Clessbio’s first core technology platform centers on the development of long-acting fusion proteins. The company has filed a patent application for its self-developed "Long-Acting Fusion Protein Technology Platform". This platform employs molecular engineering strategies to systematically optimize pharmacokinetic and safety properties, with core innovations including:

Target protein-Fc fusion architecture: Therapeutic proteins (e.g., hormones, cytokines) are fused to an antibody Fc fragment via rationally designed linkers.

Engineered FcRn binding domain: Drawing on antibody half-life extension technologies, point mutations such as YTE (M252Y/S254T/T256E) are introduced into the Fc region of the fusion protein. This significantly enhances its binding affinity for FcRn at acidic pH, thereby markedly extending its in vivo half-life through an enhanced FcRn-mediated recycling pathway.

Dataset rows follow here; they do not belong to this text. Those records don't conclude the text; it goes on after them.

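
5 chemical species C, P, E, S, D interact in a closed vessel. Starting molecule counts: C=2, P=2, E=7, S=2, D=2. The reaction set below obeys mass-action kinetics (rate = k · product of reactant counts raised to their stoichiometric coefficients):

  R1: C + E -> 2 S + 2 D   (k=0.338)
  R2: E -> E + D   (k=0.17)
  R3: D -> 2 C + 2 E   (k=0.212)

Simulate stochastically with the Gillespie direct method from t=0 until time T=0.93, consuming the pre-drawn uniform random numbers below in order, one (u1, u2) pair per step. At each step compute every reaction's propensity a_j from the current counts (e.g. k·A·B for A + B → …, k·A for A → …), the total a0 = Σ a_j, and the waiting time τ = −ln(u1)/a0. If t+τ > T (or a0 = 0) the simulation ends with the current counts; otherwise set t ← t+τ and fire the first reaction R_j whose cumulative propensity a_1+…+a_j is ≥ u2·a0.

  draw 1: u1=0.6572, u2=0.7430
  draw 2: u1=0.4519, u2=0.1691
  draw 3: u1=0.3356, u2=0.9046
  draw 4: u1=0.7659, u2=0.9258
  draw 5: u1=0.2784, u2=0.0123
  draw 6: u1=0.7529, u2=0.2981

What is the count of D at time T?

t=0.000: C=2 P=2 E=7 S=2 D=2
Draw 1: a1=4.732, a2=1.190, a3=0.424, a0=6.346; τ=−ln(0.6572)/6.346=0.066 → t=0.066; u2·a0=0.7430·6.346=4.715 ≤ a1=4.732 → R1 fires; C=1 P=2 E=6 S=4 D=4
Draw 2: a1=2.028, a2=1.020, a3=0.848, a0=3.896; τ=−ln(0.4519)/3.896=0.204 → t=0.270; u2·a0=0.1691·3.896=0.659 ≤ a1=2.028 → R1 fires; C=0 P=2 E=5 S=6 D=6
Draw 3: a1=0.000, a2=0.850, a3=1.272, a0=2.122; τ=−ln(0.3356)/2.122=0.515 → t=0.785; u2·a0=0.9046·2.122=1.920; a1+a2=0.850 < 1.920 ≤ a1+…+a3=2.122 → R3 fires; C=2 P=2 E=7 S=6 D=5
Draw 4: a1=4.732, a2=1.190, a3=1.060, a0=6.982; τ=−ln(0.7659)/6.982=0.038 → t=0.823; u2·a0=0.9258·6.982=6.464; a1+a2=5.922 < 6.464 ≤ a1+…+a3=6.982 → R3 fires; C=4 P=2 E=9 S=6 D=4
Draw 5: a1=12.168, a2=1.530, a3=0.848, a0=14.546; τ=−ln(0.2784)/14.546=0.088 → t=0.911; u2·a0=0.0123·14.546=0.179 ≤ a1=12.168 → R1 fires; C=3 P=2 E=8 S=8 D=6
Draw 6: a1=8.112, a2=1.360, a3=1.272, a0=10.744; τ=−ln(0.7529)/10.744=0.026 → t=0.937 > T=0.93: stop.
Read off D at T=0.93: 6

D at T = 6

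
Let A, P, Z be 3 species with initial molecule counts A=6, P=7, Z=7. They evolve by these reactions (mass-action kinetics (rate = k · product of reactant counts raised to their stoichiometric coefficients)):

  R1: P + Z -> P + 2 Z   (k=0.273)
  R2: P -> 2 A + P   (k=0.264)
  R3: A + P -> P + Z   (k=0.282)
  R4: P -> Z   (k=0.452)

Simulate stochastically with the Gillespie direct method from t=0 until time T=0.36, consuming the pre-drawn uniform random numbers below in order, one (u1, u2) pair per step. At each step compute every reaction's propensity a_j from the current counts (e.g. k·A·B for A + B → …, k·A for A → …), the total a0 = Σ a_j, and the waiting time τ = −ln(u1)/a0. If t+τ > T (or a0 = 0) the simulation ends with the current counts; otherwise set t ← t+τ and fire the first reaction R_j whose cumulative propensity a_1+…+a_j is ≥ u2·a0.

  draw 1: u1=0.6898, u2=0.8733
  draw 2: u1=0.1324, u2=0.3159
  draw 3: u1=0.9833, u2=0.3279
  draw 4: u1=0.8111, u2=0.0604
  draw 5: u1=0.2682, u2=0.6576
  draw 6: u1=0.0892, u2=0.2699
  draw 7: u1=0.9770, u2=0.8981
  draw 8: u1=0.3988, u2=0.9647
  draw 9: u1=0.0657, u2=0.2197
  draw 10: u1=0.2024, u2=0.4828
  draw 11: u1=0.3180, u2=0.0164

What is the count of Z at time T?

Z at T = 17

t=0.000: A=6 P=7 Z=7
Draw 1: a1=13.377, a2=1.848, a3=11.844, a4=3.164, a0=30.233; τ=−ln(0.6898)/30.233=0.012 → t=0.012; u2·a0=0.8733·30.233=26.402; a1+a2=15.225 < 26.402 ≤ a1+…+a3=27.069 → R3 fires; A=5 P=7 Z=8
Draw 2: a1=15.288, a2=1.848, a3=9.870, a4=3.164, a0=30.170; τ=−ln(0.1324)/30.170=0.067 → t=0.079; u2·a0=0.3159·30.170=9.531 ≤ a1=15.288 → R1 fires; A=5 P=7 Z=9
Draw 3: a1=17.199, a2=1.848, a3=9.870, a4=3.164, a0=32.081; τ=−ln(0.9833)/32.081=0.001 → t=0.080; u2·a0=0.3279·32.081=10.519 ≤ a1=17.199 → R1 fires; A=5 P=7 Z=10
Draw 4: a1=19.110, a2=1.848, a3=9.870, a4=3.164, a0=33.992; τ=−ln(0.8111)/33.992=0.006 → t=0.086; u2·a0=0.0604·33.992=2.053 ≤ a1=19.110 → R1 fires; A=5 P=7 Z=11
Draw 5: a1=21.021, a2=1.848, a3=9.870, a4=3.164, a0=35.903; τ=−ln(0.2682)/35.903=0.037 → t=0.123; u2·a0=0.6576·35.903=23.610; a1+a2=22.869 < 23.610 ≤ a1+…+a3=32.739 → R3 fires; A=4 P=7 Z=12
Draw 6: a1=22.932, a2=1.848, a3=7.896, a4=3.164, a0=35.840; τ=−ln(0.0892)/35.840=0.067 → t=0.190; u2·a0=0.2699·35.840=9.673 ≤ a1=22.932 → R1 fires; A=4 P=7 Z=13
Draw 7: a1=24.843, a2=1.848, a3=7.896, a4=3.164, a0=37.751; τ=−ln(0.9770)/37.751=0.001 → t=0.191; u2·a0=0.8981·37.751=33.904; a1+a2=26.691 < 33.904 ≤ a1+…+a3=34.587 → R3 fires; A=3 P=7 Z=14
Draw 8: a1=26.754, a2=1.848, a3=5.922, a4=3.164, a0=37.688; τ=−ln(0.3988)/37.688=0.024 → t=0.215; u2·a0=0.9647·37.688=36.358; a1+…+a3=34.524 < 36.358 ≤ a1+…+a4=37.688 → R4 fires; A=3 P=6 Z=15
Draw 9: a1=24.570, a2=1.584, a3=5.076, a4=2.712, a0=33.942; τ=−ln(0.0657)/33.942=0.080 → t=0.295; u2·a0=0.2197·33.942=7.457 ≤ a1=24.570 → R1 fires; A=3 P=6 Z=16
Draw 10: a1=26.208, a2=1.584, a3=5.076, a4=2.712, a0=35.580; τ=−ln(0.2024)/35.580=0.045 → t=0.340; u2·a0=0.4828·35.580=17.178 ≤ a1=26.208 → R1 fires; A=3 P=6 Z=17
Draw 11: a1=27.846, a2=1.584, a3=5.076, a4=2.712, a0=37.218; τ=−ln(0.3180)/37.218=0.031 → t=0.371 > T=0.36: stop.
Read off Z at T=0.36: 17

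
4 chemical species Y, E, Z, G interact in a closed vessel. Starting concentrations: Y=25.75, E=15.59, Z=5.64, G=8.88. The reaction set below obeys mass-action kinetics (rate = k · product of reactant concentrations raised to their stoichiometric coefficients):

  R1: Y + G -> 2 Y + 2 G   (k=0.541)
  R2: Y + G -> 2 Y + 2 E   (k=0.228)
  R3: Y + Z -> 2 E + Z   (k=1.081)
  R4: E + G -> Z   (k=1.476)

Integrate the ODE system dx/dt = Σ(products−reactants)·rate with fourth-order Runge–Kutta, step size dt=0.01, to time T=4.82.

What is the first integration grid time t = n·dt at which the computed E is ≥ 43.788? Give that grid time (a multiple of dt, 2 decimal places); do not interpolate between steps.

Threshold first reached at t = 0.07

RK4 with dt=0.01: 482 steps to T=4.82. Trajectory (selected grid times):
t=0.00: Y=25.75 E=15.59 Z=5.64 G=8.88
t=0.06: Y=15.55 E=39.70 Z=15.33 G=1.29
t=0.07: Y=13.23 E=44.02 Z=15.94 G=0.73
t=0.54: Y=0.00 E=69.93 Z=16.70 G=0.00
t=1.07: Y=0.00 E=69.94 Z=16.70 G=0.00
t=1.61: Y=0.00 E=69.94 Z=16.70 G=0.00
t=2.14: Y=0.00 E=69.94 Z=16.70 G=0.00
t=2.68: Y=0.00 E=69.94 Z=16.70 G=0.00
t=3.21: Y=0.00 E=69.94 Z=16.70 G=0.00
t=3.75: Y=0.00 E=69.94 Z=16.70 G=0.00
t=4.28: Y=0.00 E=69.94 Z=16.70 G=0.00
t=4.82: Y=0.00 E=69.94 Z=16.70 G=0.00
E(0.06)=39.698 < 43.788 but E(0.07)=44.019 ≥ 43.788, so the first grid time is t=0.07.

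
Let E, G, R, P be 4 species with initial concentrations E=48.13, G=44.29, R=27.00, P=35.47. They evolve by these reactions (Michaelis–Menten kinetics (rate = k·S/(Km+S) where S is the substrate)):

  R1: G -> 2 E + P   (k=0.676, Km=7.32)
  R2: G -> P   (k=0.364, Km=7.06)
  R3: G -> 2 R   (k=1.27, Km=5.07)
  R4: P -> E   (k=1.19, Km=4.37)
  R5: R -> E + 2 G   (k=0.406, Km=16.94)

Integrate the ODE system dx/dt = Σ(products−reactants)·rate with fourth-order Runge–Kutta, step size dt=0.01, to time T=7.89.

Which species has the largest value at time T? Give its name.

Dominant species at T: E

RK4 with dt=0.01: 789 steps to T=7.89. Trajectory (selected grid times):
t=0.00: E=48.13 G=44.29 R=27.00 P=35.47
t=0.88: E=50.30 G=42.95 R=28.78 P=35.32
t=1.75: E=52.45 G=41.64 R=30.53 P=35.17
t=2.63: E=54.62 G=40.33 R=32.29 P=35.02
t=3.51: E=56.80 G=39.04 R=34.03 P=34.86
t=4.38: E=58.94 G=37.78 R=35.75 P=34.71
t=5.26: E=61.11 G=36.51 R=37.47 P=34.54
t=6.14: E=63.27 G=35.27 R=39.18 P=34.38
t=7.01: E=65.41 G=34.05 R=40.86 P=34.21
t=7.89: E=67.57 G=32.84 R=42.55 P=34.03
At T=7.89: E=67.57 G=32.84 R=42.55 P=34.03; the largest is E.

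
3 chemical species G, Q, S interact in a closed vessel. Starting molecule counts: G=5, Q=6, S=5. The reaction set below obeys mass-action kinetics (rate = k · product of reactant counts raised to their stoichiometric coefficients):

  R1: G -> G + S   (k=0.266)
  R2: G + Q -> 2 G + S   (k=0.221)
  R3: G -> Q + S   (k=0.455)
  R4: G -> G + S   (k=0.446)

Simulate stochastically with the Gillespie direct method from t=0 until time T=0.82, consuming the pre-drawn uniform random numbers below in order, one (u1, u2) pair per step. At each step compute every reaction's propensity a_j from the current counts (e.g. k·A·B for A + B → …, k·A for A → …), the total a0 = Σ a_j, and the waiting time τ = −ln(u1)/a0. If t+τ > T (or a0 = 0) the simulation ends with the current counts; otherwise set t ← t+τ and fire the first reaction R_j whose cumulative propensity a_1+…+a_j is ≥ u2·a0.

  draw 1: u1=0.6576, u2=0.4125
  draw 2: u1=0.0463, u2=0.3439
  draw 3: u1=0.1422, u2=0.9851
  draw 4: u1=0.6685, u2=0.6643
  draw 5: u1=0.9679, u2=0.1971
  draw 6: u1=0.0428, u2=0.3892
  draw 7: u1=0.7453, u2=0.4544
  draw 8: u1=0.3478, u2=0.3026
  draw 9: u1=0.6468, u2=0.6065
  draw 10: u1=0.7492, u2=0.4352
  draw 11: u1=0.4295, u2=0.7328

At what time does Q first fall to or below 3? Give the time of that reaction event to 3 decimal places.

t=0.000: G=5 Q=6 S=5
Draw 1: a1=1.330, a2=6.630, a3=2.275, a4=2.230, a0=12.465; τ=−ln(0.6576)/12.465=0.034 → t=0.034; u2·a0=0.4125·12.465=5.142; a1=1.330 < 5.142 ≤ a1+a2=7.960 → R2 fires; G=6 Q=5 S=6
Draw 2: a1=1.596, a2=6.630, a3=2.730, a4=2.676, a0=13.632; τ=−ln(0.0463)/13.632=0.225 → t=0.259; u2·a0=0.3439·13.632=4.688; a1=1.596 < 4.688 ≤ a1+a2=8.226 → R2 fires; G=7 Q=4 S=7
Draw 3: a1=1.862, a2=6.188, a3=3.185, a4=3.122, a0=14.357; τ=−ln(0.1422)/14.357=0.136 → t=0.395; u2·a0=0.9851·14.357=14.143; a1+…+a3=11.235 < 14.143 ≤ a1+…+a4=14.357 → R4 fires; G=7 Q=4 S=8
Draw 4: a1=1.862, a2=6.188, a3=3.185, a4=3.122, a0=14.357; τ=−ln(0.6685)/14.357=0.028 → t=0.423; u2·a0=0.6643·14.357=9.537; a1+a2=8.050 < 9.537 ≤ a1+…+a3=11.235 → R3 fires; G=6 Q=5 S=9
Draw 5: a1=1.596, a2=6.630, a3=2.730, a4=2.676, a0=13.632; τ=−ln(0.9679)/13.632=0.002 → t=0.425; u2·a0=0.1971·13.632=2.687; a1=1.596 < 2.687 ≤ a1+a2=8.226 → R2 fires; G=7 Q=4 S=10
Draw 6: a1=1.862, a2=6.188, a3=3.185, a4=3.122, a0=14.357; τ=−ln(0.0428)/14.357=0.219 → t=0.645; u2·a0=0.3892·14.357=5.588; a1=1.862 < 5.588 ≤ a1+a2=8.050 → R2 fires; G=8 Q=3 S=11
Draw 7: a1=2.128, a2=5.304, a3=3.640, a4=3.568, a0=14.640; τ=−ln(0.7453)/14.640=0.020 → t=0.665; u2·a0=0.4544·14.640=6.652; a1=2.128 < 6.652 ≤ a1+a2=7.432 → R2 fires; G=9 Q=2 S=12
Draw 8: a1=2.394, a2=3.978, a3=4.095, a4=4.014, a0=14.481; τ=−ln(0.3478)/14.481=0.073 → t=0.738; u2·a0=0.3026·14.481=4.382; a1=2.394 < 4.382 ≤ a1+a2=6.372 → R2 fires; G=10 Q=1 S=13
Draw 9: a1=2.660, a2=2.210, a3=4.550, a4=4.460, a0=13.880; τ=−ln(0.6468)/13.880=0.031 → t=0.769; u2·a0=0.6065·13.880=8.418; a1+a2=4.870 < 8.418 ≤ a1+…+a3=9.420 → R3 fires; G=9 Q=2 S=14
Draw 10: a1=2.394, a2=3.978, a3=4.095, a4=4.014, a0=14.481; τ=−ln(0.7492)/14.481=0.020 → t=0.789; u2·a0=0.4352·14.481=6.302; a1=2.394 < 6.302 ≤ a1+a2=6.372 → R2 fires; G=10 Q=1 S=15
Draw 11: a1=2.660, a2=2.210, a3=4.550, a4=4.460, a0=13.880; τ=−ln(0.4295)/13.880=0.061 → t=0.850 > T=0.82: stop.
Q first becomes ≤ 3 when it reaches 3 at the event at t=0.645.

Threshold first reached at t = 0.645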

Silenced effector function design: Key point mutations eliminate binding to FcγR and C1q, effectively abolishing antibody-dependent cellular cytotoxicity (ADCC) and complement-dependent cytotoxicity (CDC) effects. This reduces potential immunogenicity risks and improves therapeutic safety.

This platform technology is designed to achieve long-acting properties and a high safety profile for fusion proteins, thereby providing an optimized therapeutic solution for the treatment of chronic diseases.